The analysis of the node has also allowed the following considerations:

  • All scenarios show overall improvements compared to the baseline both in Traffic Efficiency and Environmental results.

  • Except for some parameters (maximum queue length and relative lost time), the overall improvement on the node is always growing with the penetration index. This means that the greatest improvements occur for penetration indexes of 100% (both for CCVs, AVs or CAVs). For some parameters and values of the penetration indexes (10%, 30%, 60%), irregular trends arise for the individual maneuvers. This could be due to the interactions between the different driving systems, which can punctually create random phenomena and bringing negative impacts on the single maneuvers. An element that strongly influences the trending is, for example, the number of lanes and the possibilities for vehicles to overtake.

  • Since the intersection is urban, it was not always possible to achieve improvements on all individual maneuvers, mainly due to the interaction between the different types of vehicles (automated / connected and traditional), the driving model implemented in VISSIM and the specific characteristics of the analyzed intersection. This also reflects the fact that the new technologies can improve the overall performance of the node but impact differently on each link, depending on its boundary conditions.

  • By eliminating the interactions between public transport and vehicles, it is possible to obtain overall improvements for all scenarios and KPIs compared to the corresponding simulations with bus stops.

  • The results show that bus stops have a greater impact on automated vehicles, as improvements in AVs are generally higher than in CCVs scenario. The absence of public transport has a positive impact on connected vehicles using GLOSA as well, although less than on self-driven vehicles. Therefore, CAVs are the ones that in most cases achieve the most improvements.

The results have a double worth, increasing the number of results present in literature both for connected and automated vehicles and defining some first consideration about future best practices and implementation logics, to be applied to assess the best designing framework for intersections.
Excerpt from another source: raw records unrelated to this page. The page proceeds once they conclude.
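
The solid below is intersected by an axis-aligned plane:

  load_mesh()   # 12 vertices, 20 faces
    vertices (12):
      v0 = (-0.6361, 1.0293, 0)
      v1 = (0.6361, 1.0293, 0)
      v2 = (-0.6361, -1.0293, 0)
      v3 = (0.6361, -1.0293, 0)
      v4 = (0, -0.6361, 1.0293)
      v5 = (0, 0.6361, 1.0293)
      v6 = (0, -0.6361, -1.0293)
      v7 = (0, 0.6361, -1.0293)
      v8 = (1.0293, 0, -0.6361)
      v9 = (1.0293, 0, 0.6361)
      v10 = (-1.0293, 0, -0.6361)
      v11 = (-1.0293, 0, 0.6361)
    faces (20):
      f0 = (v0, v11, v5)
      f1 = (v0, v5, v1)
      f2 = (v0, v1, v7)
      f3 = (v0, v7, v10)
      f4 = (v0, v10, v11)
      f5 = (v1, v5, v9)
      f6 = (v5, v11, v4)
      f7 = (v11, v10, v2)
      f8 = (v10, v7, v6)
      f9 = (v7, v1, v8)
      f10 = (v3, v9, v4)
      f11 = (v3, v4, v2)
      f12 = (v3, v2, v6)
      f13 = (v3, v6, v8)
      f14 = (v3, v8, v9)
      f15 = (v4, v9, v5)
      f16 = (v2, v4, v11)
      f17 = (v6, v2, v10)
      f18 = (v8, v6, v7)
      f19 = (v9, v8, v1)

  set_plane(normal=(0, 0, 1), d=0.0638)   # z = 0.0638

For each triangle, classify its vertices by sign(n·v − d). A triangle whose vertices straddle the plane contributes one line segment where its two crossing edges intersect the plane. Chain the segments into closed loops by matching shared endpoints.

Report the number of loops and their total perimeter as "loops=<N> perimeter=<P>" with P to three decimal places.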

As a future research direction, it is desirable that these first considerations (and the future ones) could be formalized into guidelines to help public bodies and authorities in choosing what kind of system prioritize (e.g. automated driving rather than GLOSA, on every branch or with exceptions where public transport operates, etc.). In the meantime, this paper provides a first set of results and considerations, in fact it can be stated that the results prove that, even though the node improves traffic efficiency in each scenario, different factors concur into making automated driving rather than GLOSA the most useful system.